Lui ha una smorfia di stupore. Tende la fronte, mi interroga con lo sguardo.
«Un… Falcon? Cioè, siete venuti con un aereo privato?»
«Ci abbiamo attraversato solo l’Atlantico. Dall’Italia alla Spagna abbiamo preso un volo di linea. Poi, il tempo di passare al caveau del Banco di Malaga e siamo ripartiti.»
Parlando ci approssimiamo all’hangar dove hanno sistemato il jet. Il pilota è fuori, ci aspetta con gli agenti di guardia. Li ha avvisati che staremo un po’ a bordo con i bancari per una riunione discreta.
All’ingresso c’è una perquisizione annoiata, qualche mano di troppo sul sedere di Orietta. Ma alla fine passiamo.
Risaliamo la scaletta nell’odore stagnato di grasso e vernice; poi i tonfi sulla moquette, la vista soffice delle imbottiture in pelle. Bottiglie vuote di champagne, bicchieri a terra, un accappatoio dismesso.
Don Ramiro e i suoi paiono perplessi. Rimbalzi di sguardi dall’uno all’altro; poi tutt’intorno, infine su noi.
«Mi scusi, señor, ma… Non avrà lasciato il bagaglio qui, spero. L’avranno di certo trovato, nessun aereo privato esce dalla pista senza essere perquisito con lo scanner. Anzi mi meraviglio che la polizia non…»
Mentre ancora parla gli do le spalle, mi avvio nella cabina di pilotaggio. Cerco l’interruttore e accendo le luci nel corridoio.
È come un’esplosione, una cascata di colori. Un paradiso di luce che spezza il respiro.
Ramirez resta muto, la bocca socchiusa. Gli vado accanto e lo prendo a una spalla. Indico il soffitto.

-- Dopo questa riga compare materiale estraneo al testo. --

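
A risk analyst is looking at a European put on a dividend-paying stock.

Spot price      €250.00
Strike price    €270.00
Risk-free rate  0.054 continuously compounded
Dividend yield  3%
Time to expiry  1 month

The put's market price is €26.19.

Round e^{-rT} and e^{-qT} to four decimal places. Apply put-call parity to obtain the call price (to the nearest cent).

€6.78

e^(−qT) = e^(−0.03·0.08333) = 0.9975;  e^(−rT) = e^(−0.054·0.08333) = 0.9955
Put-call parity: C − P = S·e^(−qT) − K·e^(−rT) = 250·0.9975 − 270·0.9955 = 249.3750 − 268.7850 = -19.4100
C = P + (C − P) = 26.19 + (-19.4100) = 6.7800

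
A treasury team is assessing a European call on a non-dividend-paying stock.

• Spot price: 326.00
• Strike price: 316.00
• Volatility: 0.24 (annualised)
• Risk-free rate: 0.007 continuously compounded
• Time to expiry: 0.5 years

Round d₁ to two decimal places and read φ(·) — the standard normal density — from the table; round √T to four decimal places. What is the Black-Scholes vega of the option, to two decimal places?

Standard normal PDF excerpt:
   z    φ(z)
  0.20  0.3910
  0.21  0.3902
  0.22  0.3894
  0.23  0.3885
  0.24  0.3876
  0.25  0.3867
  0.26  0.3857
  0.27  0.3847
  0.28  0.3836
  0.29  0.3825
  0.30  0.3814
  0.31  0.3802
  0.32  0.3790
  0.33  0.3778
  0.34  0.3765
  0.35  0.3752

88.17

σ√T = 0.24·√0.5 = 0.1697
d₁ = [ln(326/316) + (0.007 + 0.24²/2)·0.5] / 0.1697 = [0.0312 + 0.0179] / 0.1697 = 0.2891 ≈ 0.29
√T = √0.5 = 0.7071
φ(d₁) = φ(0.29) = 0.3825
vega = S·φ(d₁)·√T = 326·0.3825·0.7071 = 88.1718
(Vega is the same for a European call and put with the same parameters.)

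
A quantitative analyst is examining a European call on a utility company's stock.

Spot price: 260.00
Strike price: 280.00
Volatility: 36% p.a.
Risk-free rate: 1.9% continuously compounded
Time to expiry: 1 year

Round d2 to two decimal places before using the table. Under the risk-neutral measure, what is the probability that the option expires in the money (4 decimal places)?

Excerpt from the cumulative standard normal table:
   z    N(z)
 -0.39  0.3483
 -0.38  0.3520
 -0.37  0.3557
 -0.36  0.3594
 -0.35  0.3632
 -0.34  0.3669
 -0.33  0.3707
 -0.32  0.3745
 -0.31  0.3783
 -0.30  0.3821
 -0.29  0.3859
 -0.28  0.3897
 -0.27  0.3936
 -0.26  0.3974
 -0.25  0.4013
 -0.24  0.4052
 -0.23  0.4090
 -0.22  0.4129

σ√T = 0.36·√1 = 0.3600
d₁ = [ln(260/280) + (0.019 + ½·0.36²)·1] / (σ√T) = (-0.0741 + 0.0838) / 0.3600 = 0.0269 → 0.03
d₂ = 0.0269 − 0.3600 = -0.3331 → -0.33
Risk-neutral Pr[S_T > K] = N(d₂) = N(-0.33) = 0.3707

0.3707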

«Si alzi, controlli pure. Più o meno, ce n’è uno in ogni faretto.»
Il che, messo in numeri, fa venticinque. O meglio: ventisei, meno uno. Quello che abbiamo dovuto spendere per noleggiare l’aereo e assicurarci il silenzio del pilota.
Ventisei diamanti da due carati l’uno, dritti dalla collezione dei Garcia Mendez di Malaga. Battuti in blocco all’asta della Sotheby’s milanese per quattro milioni di euro, a favore della pregiata Maiadero Acciai S.p.A.

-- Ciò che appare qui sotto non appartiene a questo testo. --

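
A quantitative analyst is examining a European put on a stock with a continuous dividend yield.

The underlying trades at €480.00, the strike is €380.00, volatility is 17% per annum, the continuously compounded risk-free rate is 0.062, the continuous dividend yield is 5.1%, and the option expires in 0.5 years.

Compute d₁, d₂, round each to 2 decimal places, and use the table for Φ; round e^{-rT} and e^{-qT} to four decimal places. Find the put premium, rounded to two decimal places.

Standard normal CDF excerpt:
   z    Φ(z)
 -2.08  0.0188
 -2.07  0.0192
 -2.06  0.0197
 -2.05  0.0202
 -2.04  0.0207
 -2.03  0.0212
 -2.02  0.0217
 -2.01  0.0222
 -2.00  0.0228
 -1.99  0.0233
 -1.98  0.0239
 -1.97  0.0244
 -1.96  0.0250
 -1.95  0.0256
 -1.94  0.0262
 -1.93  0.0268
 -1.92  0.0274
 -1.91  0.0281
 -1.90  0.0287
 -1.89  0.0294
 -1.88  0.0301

T = 0.5;  σ√T = 0.1202
d₁ = [ln(480/380) + (0.062 − 0.051 + 0.17²/2)·0.5] / 0.1202 = [0.2336 + 0.0127] / 0.1202 = 2.0493 ≈ 2.05
d₂ = d₁ − σ√T = 2.0493 − 0.1202 = 1.9291 ≈ 1.93
exp(−qT) = exp(−0.051·0.5) = 0.9748;  exp(−rT) = exp(−0.062·0.5) = 0.9695
P = 380·0.9695·N(-1.93) − 480·0.9748·N(-2.05) = 380·0.9695·0.0268 − 480·0.9748·0.0202 = 9.8734 − 9.4517 = 0.4217

€0.42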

Un conto è essere ladri, un altro usare ciò che si compra con i soldi altrui.
Perché se si è, insieme, figli d’un orafo e di un truffatore, il dna è troppo ricco per rassegnarsi a morire poveri.
Guardo Orietta e suo figlio; poi Pennino, Cavallaro.
Siamo tutti belli, solari, esaltati e distrutti.
Il tempo di firmare qualche documento e domani voleremo, per sempre, sulla spiaggia di San Blas. Nessun rimorso, spalle al passato, l’orizzonte srotolato nei colori di un arcobaleno infinito.
Lontano, in Italia, su una foglia di pesco, un insetto ride e assorda il mondo.